I'll go with the relatively safe bet, Candace Parker as RoY - though Sylvia Fowles could challenge.


----------



## afroaries (Apr 26, 2008)

RoY? There is only one candidate! Big Syl of Chicago! Sylvia Fowles will be the most dominant female to play in the WNBA for a long time! Trust me!


----------



## sMaK (Jun 13, 2002)

I'll be rooting for Fowles, no doubt. She's from Miami.


----------



## Rids (Dec 5, 2006)

It should be a great season. Atlanta will be competitive even as an expansion team. Not saying win the conference but wouldn't be surprised to see them push for a playoff berth.


----------



## CbobbyB (Feb 16, 2006)

Seattle Storm- 2008 WNBA Champions


----------



## Krstic All-Star (Mar 9, 2005)

afroaries said:


> RoY? There is only one candidate! Big Syl of Chicago! Sylvia Fowles will be the most dominant female to play in the WNBA for a long time! Trust me!

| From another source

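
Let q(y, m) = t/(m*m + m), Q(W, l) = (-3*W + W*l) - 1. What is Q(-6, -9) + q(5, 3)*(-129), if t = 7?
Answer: -17/4 ≈ -4.2500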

Welcome to the site! Looks like there a few huge Fowles fans out there. I can't wait for her first head-to-head with Parker as a pro myself.


----------



## Krstic All-Star (Mar 9, 2005)

I keep hoping for the Liberty to turn a corner...


----------



## Rids (Dec 5, 2006)

Pre-season is here. Anybody got more predictions on the season?


----------



## Krstic All-Star (Mar 9, 2005)

I'm waiting until after a few preseason games are in the books before making any predictions. My crystal ball has been awful.


----------